Large Language Models (LLMs) like GPT-3 are known for their substantial computing resource requirements, particularly during training. Such models may be challenging to run outside of high-powered data centers. However, recent efforts have focused on making models more efficient and accessible. Some of the strategies and innovations being pursued to create LLMs that require fewer computing resources include:

1. Model Pruning: This involves removing parts of the neural network that contribute little to performance after the model has been trained. Pruning can reduce the model's size without significantly affecting its accuracy.

2. Knowledge Distillation: The process where a smaller "student" model is trained to replicate the behavior of a larger "teacher" model. The student learns from the outputs of the teacher, effectively distilling down knowledge without needing to be as large or complex.

3. Quantization: This is a technique that reduces the precision of the model's parameters from floating-point to lower-bit integers, which decreases memory usage and speeds up computation.

4. Sparse Models: Instead of dense matrices in neural networks, sparse models rely on connections only between select nodes, reducing computational complexity.

5. Efficient Architecture Design: New neural network architectures are being developed with efficiency in mind; for example, Google's EfficientNet or Facebook's Wav2Vec 2.0 have shown that it's possible to achieve high performance with fewer parameters.

6. Transfer Learning and Fine-tuning: Instead of training large models from scratch, researchers can adapt an already pre-trained model to new tasks with less data and compute power through fine-tuning.

7. Adaptive Computation: Techniques such as adaptive attention span in transformers allow the model to dynamically adjust how much computation is needed based on input complexity.

This has resulted in models that may be run on modern personal computers or even smartphones. This democratization of technological capability has allowed for a wider variety of individuals and organizations to experiment with and benefit from these models. Moreover, the accessibility of advanced models on everyday devices has opened up new avenues for innovation and entrepreneurship.

At the current time, I believe the easiest method of using LLMs locally is through the brilliant ollama application. Ollama is an advanced AI tool designed for running LLMs locally on your computer. It's an open-source command-line tool that allows you to run, create, and share large language models such as Llama 2 and Code Llama without any registration or waiting lists. Ollama is compatible with macOS and Linux, and it is expected to support Windows soon. A quick review of their current library reveals almost 60 LLMs of various types available for running locally.

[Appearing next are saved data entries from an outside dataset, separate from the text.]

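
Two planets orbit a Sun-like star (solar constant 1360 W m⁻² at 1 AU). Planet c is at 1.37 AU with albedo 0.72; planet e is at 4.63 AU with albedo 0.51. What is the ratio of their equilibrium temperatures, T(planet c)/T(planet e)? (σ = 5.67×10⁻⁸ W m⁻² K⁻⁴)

T_eq = [S₀(1−A)/(4σd²)]^(1/4), so T ∝ (1−A)^(1/4) / √d.
T₁ = [1360×0.28/(4×5.67×10⁻⁸×1.37²)]^(1/4) = 172.94 K.
T₂ = [1360×0.49/(4×5.67×10⁻⁸×4.63²)]^(1/4) = 108.20 K.

T₁/T₂ ≈ 1.598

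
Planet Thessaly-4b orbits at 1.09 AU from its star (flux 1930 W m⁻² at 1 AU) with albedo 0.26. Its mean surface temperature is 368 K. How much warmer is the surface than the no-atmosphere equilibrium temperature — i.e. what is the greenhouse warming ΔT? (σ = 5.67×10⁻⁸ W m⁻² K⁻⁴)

S = 1930/1.09² = 1624 W m⁻².
T_eq = [S(1−A)/(4σ)]^(1/4) = [1624×0.74/(4×5.67×10⁻⁸)]^(1/4) = 269.8 K.
ΔT = T_surf − T_eq = 368 − 269.8.

ΔT ≈ 98.2 K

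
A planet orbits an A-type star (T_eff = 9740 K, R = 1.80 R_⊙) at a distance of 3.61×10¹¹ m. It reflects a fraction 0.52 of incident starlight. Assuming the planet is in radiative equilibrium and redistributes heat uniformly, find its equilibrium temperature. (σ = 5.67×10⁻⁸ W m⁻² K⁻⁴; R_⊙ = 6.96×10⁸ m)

T_eq ≈ 338 K

R_⋆ = 1.80 × 6.96×10⁸ = 1.25×10⁹ m.
L = 4πR_⋆²σT_⋆⁴ = 4π(1.25×10⁹)² × 5.67×10⁻⁸ × (9740)⁴ = 1.01×10²⁸ W.
S = L/(4πd²) = 6150 W m⁻².
Energy balance: absorbed = emitted ⇒ πR²·S(1−A) = 4πR²·σT_eq⁴, so T_eq⁴ = S(1−A)/(4σ).
T_eq = [6150 × 0.48 / (4 × 5.67×10⁻⁸)]^(1/4) = (1.30×10¹⁰)^(1/4) = 338 K.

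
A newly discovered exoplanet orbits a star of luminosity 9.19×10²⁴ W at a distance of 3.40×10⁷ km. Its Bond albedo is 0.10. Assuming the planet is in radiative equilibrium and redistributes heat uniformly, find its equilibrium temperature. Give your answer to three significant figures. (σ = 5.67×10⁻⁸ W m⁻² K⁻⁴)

d = 3.40×10⁷ km = 3.40×10¹⁰ m.
Flux: S = L/(4πd²) = 9.19×10²⁴/(4π×(3.40×10¹⁰)²) = 633 W m⁻².
Energy balance: absorbed = emitted ⇒ πR²·S(1−A) = 4πR²·σT_eq⁴, so T_eq⁴ = S(1−A)/(4σ).
T_eq = [633 × 0.90 / (4 × 5.67×10⁻⁸)]^(1/4) = (2.51×10⁹)^(1/4) = 224 K.

T_eq ≈ 224 K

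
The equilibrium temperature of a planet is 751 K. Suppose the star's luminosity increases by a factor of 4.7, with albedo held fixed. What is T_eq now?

T_eq ∝ L^(1/4) · d^(−1/2).
T′ = 751 × 4.7^(1/4) = 1110 K.

T_eq ≈ 1110 K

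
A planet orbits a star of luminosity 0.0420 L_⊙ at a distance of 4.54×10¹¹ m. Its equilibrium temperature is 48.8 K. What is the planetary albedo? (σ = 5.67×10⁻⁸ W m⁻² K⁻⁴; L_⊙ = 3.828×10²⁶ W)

A ≈ 0.79

L = 0.0420 × 3.828×10²⁶ = 1.61×10²⁵ W.
Flux: S = L/(4πd²) = 1.61×10²⁵/(4π×(4.54×10¹¹)²) = 6.21 W m⁻².
From T_eq⁴ = S(1−A)/(4σ): 1−A = 4σT_eq⁴/S.
1−A = 4 × 5.67×10⁻⁸ × (48.8)⁴ / 6.21 = 0.207.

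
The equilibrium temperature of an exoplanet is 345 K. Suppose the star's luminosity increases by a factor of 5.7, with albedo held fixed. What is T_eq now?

T_eq ∝ L^(1/4) · d^(−1/2).
T′ = 345 × 5.7^(1/4) = 533 K.

T_eq ≈ 533 K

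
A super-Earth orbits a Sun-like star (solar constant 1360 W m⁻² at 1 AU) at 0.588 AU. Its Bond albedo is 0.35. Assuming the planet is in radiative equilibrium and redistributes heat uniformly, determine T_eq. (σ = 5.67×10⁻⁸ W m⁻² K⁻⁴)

Flux at 0.588 AU: S = 1360/0.588² = 3930 W m⁻².
Energy balance: absorbed = emitted ⇒ πR²·S(1−A) = 4πR²·σT_eq⁴, so T_eq⁴ = S(1−A)/(4σ).
T_eq = [3930 × 0.65 / (4 × 5.67×10⁻⁸)]^(1/4) = (1.13×10¹⁰)^(1/4) = 326 K.

T_eq ≈ 326 K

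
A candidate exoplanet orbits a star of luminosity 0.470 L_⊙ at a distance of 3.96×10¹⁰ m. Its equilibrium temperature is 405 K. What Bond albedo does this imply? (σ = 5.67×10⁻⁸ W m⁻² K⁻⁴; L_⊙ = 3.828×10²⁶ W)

A ≈ 0.33

L = 0.470 × 3.828×10²⁶ = 1.80×10²⁶ W.
Flux: S = L/(4πd²) = 1.80×10²⁶/(4π×(3.96×10¹⁰)²) = 9130 W m⁻².
From T_eq⁴ = S(1−A)/(4σ): 1−A = 4σT_eq⁴/S.
1−A = 4 × 5.67×10⁻⁸ × (405)⁴ / 9130 = 0.668.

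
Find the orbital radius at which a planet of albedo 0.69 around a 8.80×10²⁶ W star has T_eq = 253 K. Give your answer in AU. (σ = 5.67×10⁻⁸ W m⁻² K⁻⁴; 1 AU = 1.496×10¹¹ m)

From T_eq⁴ = L(1−A)/(16πσd²): d = √[L(1−A)/(16πσT_eq⁴)].
d = √[8.80×10²⁶ × 0.31 / (16π × 5.67×10⁻⁸ × (253)⁴)] = 1.53×10¹¹ m = 1.02 AU.

d ≈ 1.02 AU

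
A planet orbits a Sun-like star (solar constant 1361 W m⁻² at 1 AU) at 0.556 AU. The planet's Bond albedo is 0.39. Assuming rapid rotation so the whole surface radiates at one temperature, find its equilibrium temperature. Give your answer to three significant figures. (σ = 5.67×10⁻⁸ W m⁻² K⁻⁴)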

The tool offers a user-friendly interface, enabling easy setup and use of various open-source models. You can select the model you wish to run from the Ollama library. After downloading and installing Ollama, you can start running models using simple terminal commands. For instance, to run the llama2 model, you would use the command ollama run llama2. If the model is not installed, Ollama will automatically download it first.

Ollama also provides an API, allowing users to interact with the model directly from their local machine. This setup is particularly advantageous for development, privacy and security, cost management, and having more control over the model.

In addition to running models as a command-line interface, Ollama can operate as a server. This mode includes an API for running and managing models, and you can start the Ollama server using the command ollama serve. Once the server is running, you can interact with it using REST API calls.

For those familiar with Docker, Ollama operates similarly. It provides an environment where you can pull, test, and tinker with machine learning models, akin to handling Docker images. This includes pulling models from a registry, listing available models, running models, and customization and adaptation of these models.

Ollama also supports GPU acceleration, which can significantly speed up model computations and executions. The models, which are the output or insights derived from running the models, are consumed by end-users or other systems.

The tool simplifies the process of running language models locally, providing users with greater control and flexibility in their AI projects. Whether you are a researcher, developer, or data scientist, Ollama enables you to harness the potential of advanced language models for various applications.

Here is an example of querying llama2 from the command line once ollama is installed:

None
llama2 running locally using command line interface

ollama may also be accessed programmatically via the server once installed as above. From Mathematica, for example, the API (see the full API documentation here) may be queried using the ExternalEvaluate function on the shell. In this example I asked mistral LLM to get the vital signs from a progress note and format them in JSON in the output:

session = StartExternalSession["Shell"]; ExternalEvaluate[session, "curl http://localhost:11434/api/generate -d '{ \"model\": \"mistral\", \"prompt\": \"" <> "Output vital signs only in JSON format: " <> xp <> "\", \"stream\": false, \"options\": {\"temperature\":0.3} }'"]

In this case, the variable xp is an entire fictitious hospital progress note as a string and the query extracted the requested data and generated this properly formatted output:

{"vitals"->{"BP"->"153/71 mmHg","pulse"->"82 bpm","temperature"->{"source"->"tympanic","value"->"36.7 degrees C, 98.1 degrees F"},"respiratoryRate"->"20 bpm","height"->"1.651 m","weight"->"59.3 kg","BMI"->"21.76 kg/m2","oxygenSaturation"->"100%"}}

This represents an excellent way to work with sensitive data in a local environment. I'd love to hear the mileage you get with this workflow as well.